Since no one has heard from Bill White for almost ten days and since we can’t really be sure that he is even still alive, I’ve decided to look at the government charters and laws under the United Nations regulations. Read the points, then read Bill’s last letter and contemplate why there has been no further communication/correspondence from Bill…..
How to lay an official complaint to United Nations: http://www.bayefsky.com/unts/login/
Basic Principles for the Treatment of Prisoners
Adopted and proclaimed by General Assembly resolution 45/111 of 14 December 1990
2. There shall be no discrimination on the grounds of race, colour, sex, language, religion, political or other opinion, national or social origin, property, birth or other status.
7. Efforts addressed to the abolition of solitary confinement as a punishment, or to the restriction of its use, should be undertaken and encouraged.
11. The above Principles shall be applied impartially.

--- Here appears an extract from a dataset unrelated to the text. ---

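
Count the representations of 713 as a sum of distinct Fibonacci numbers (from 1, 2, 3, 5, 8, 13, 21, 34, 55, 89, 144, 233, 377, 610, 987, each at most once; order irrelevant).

Each representation comes from the Zeckendorf form by replacing some F_k with F_{k−1} + F_{k−2} where possible.
713 = 610+89+13+1 = 610+89+8+5+1 = 610+55+34+13+1 = … (18 more), for 21 in all.

21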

The International Bill of Human Rights
The Declaration on the Protection of All Persons from Being Subjected to Torture and Other Cruel, Inhuman or Degrading Treatment or Punishment, adopted by the General Assembly in 1975 (resolution 3452 (XXX)), spells out the meaning of article 5 of the Universal Declaration of Human Rights and article 7 of the International Covenant on Civil and Political Rights, both of which provide that no one may be subjected to torture or to cruel, inhuman or degrading treatment or punishment. This prohibition was further reinforced by the adoption in 1984 of the Convention against Torture and Other Cruel, Inhuman or Degrading Treatment or Punishment (General Assembly resolution 39/46). Similarly, the Declaration on the Elimination of All Forms of Intolerance and of Discrimination Based on Religion or Belief, proclaimed by the General Assembly in 1981 (resolution 36/55); clearly defines the nature and scope of the principles of non discrimination and equality before the law and the right to freedom of thought, conscience, religion and belief contained in the Universal Declaration and the International Covenants.
“International human rights law lays down obligations which States are bound to respect. By becoming parties to international treaties, States assume obligations and duties under international law to respect, to protect and to fulfil human rights. The obligation to respect means that States must refrain from interfering with or curtailing the enjoyment of human rights. The obligation to protect requires States to protect individuals and groups against human rights abuses. The obligation to fulfil means that States must take positive action to facilitate the enjoyment of basic human rights.”
Being a member of the United Nations, the United States is expected to follow the The United Nations Standard Minimum Rules for the Treatment of Prisoners, Adopted by the First United Nations Congress on the Prevention of Crime and the Treatment of Offenders, held at Geneva in 1955, and approved by the Economic and Social Council by its resolution 663 C (XXIV) of 31 July 1957 and 2076 (LXII) of 13 May 1977.
(3) Every prisoner shall be allowed to make a request or complaint, without censorship as to substance but in proper form, to the central prison administration, the judicial authority or other proper authorities through approved channels.
6. (1) The following rules shall be applied impartially. There shall be no discrimination on grounds of race, colour, sex, language, religion, political or other opinion, national or social origin, property, birth or other status.
11. In all places where prisoners are required to live or work, (a) The windows shall be large enough to enable the prisoners to read or work by natural light, and shall be so constructed that they can allow the entrance of fresh air whether or not there is artificial ventilation;
12. The sanitary installations shall be adequate to enable every prisoner to comply with the needs of nature when necessary and in a clean and decent manner.
13. Adequate bathing and shower installations shall be provided so that every prisoner may be enabled and required to have a bath or shower, at a temperature suitable to the climate, as frequently as necessary for general hygiene according to season and geographical region, but at least once a week in a temperate climate.
37. Prisoners shall be allowed under necessary supervision to communicate with their family and reputable friends at regular intervals, both by correspondence and by receiving visits.
79. Special attention shall be paid to the maintenance and improvement of such relations between a prisoner and his family as are desirable in the best interests of both.
80. From the beginning of a prisoner’s sentence consideration shall be given to his future after release and he shall be encouraged and assisted to maintain or establish such relations with persons or agencies outside the institution as may promote the best interests of his family and his own social rehabilitation.
84. (1) Persons arrested or imprisoned by reason of a criminal charge against them, who are detained either in police custody or in prison custody (jail) but have not yet been tried and sentenced, will be referred to as “untried prisoners,’ hereinafter in these rules.
(2) Unconvicted prisoners are presumed to be innocent and shall be treated as such.